Here is another choice "morsel" from Wright's "Paul: In Fresh Perspective."
"[I]t may be high time to enquire about some of the supposed 'fixed points' of scholarship which, growing as they did out of a very different era to our own, may perhaps have been allowed to remain more by fashion (and the fear of being thought unscholarly if one challenges such fashion) than by solid argument. Take, for example, the widespread assumption still common in many quarters that not only Ephesians but also Colossians are not written by Paul himself, even if they may contain some material that goes back to him. There are, of course, many interesting points to be made on this subject. But our suspicions ought to be aroused by the fact that such consensus as there has ever beeon on the subject came from the time when the all-dominant power in New Testament scholarship lay with a particular kind of German existentialist-Lutheranism for whom any ecclesiology other than a purely functional one, any view of Jesus Christ other than a fairly low Christology, any view of creation other than a Barthian 'Nein', was deeply suspect. The false/either or, as I would see it, of justification or the church, of salvation or creation, hovered as a brooding presence over the smaller arguments (which are in any case always unconvincing, given the very small textual base) from style. The extremely marked stylistic difference between 1 Corinthians and 2 Corinthians is far greater than that between, say, Romans and Ephesians, but nobody supposes for that reason that one of them is not by Paul. In particular, the assumption that a high Christology must mean later, and non-Pauline, authorship has been brought to the material, not discovered within it. And the argument recently advanced (in North America particularly) that Ephesians and Colossians are secondary because they move away from confrontation with the Empire to colloboration with it is frankly absurd" (18-19).
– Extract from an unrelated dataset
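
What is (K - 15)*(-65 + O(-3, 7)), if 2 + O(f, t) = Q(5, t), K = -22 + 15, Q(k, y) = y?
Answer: 1320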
I certainly have not read everything written on the authorship of Ephesians. However, I do feel confident enough to suggest that the consensus view (non-Pauline authorship) does not seem to have the strong support that some would imagine. By the way, given my interest in "anti-Imperial rhetoric" in Ephesians, I certainly appreciate Wright's final sentence [for a helpful analysis of the relationship between the Ephesians household-code and traditional Graeco-Roman thought, see T. Gombis, "A Radically New Humanity: The Function of the Haustaufel in Ephesians," Journal of the Evangelical Theological Society 48 (2005): 317-30].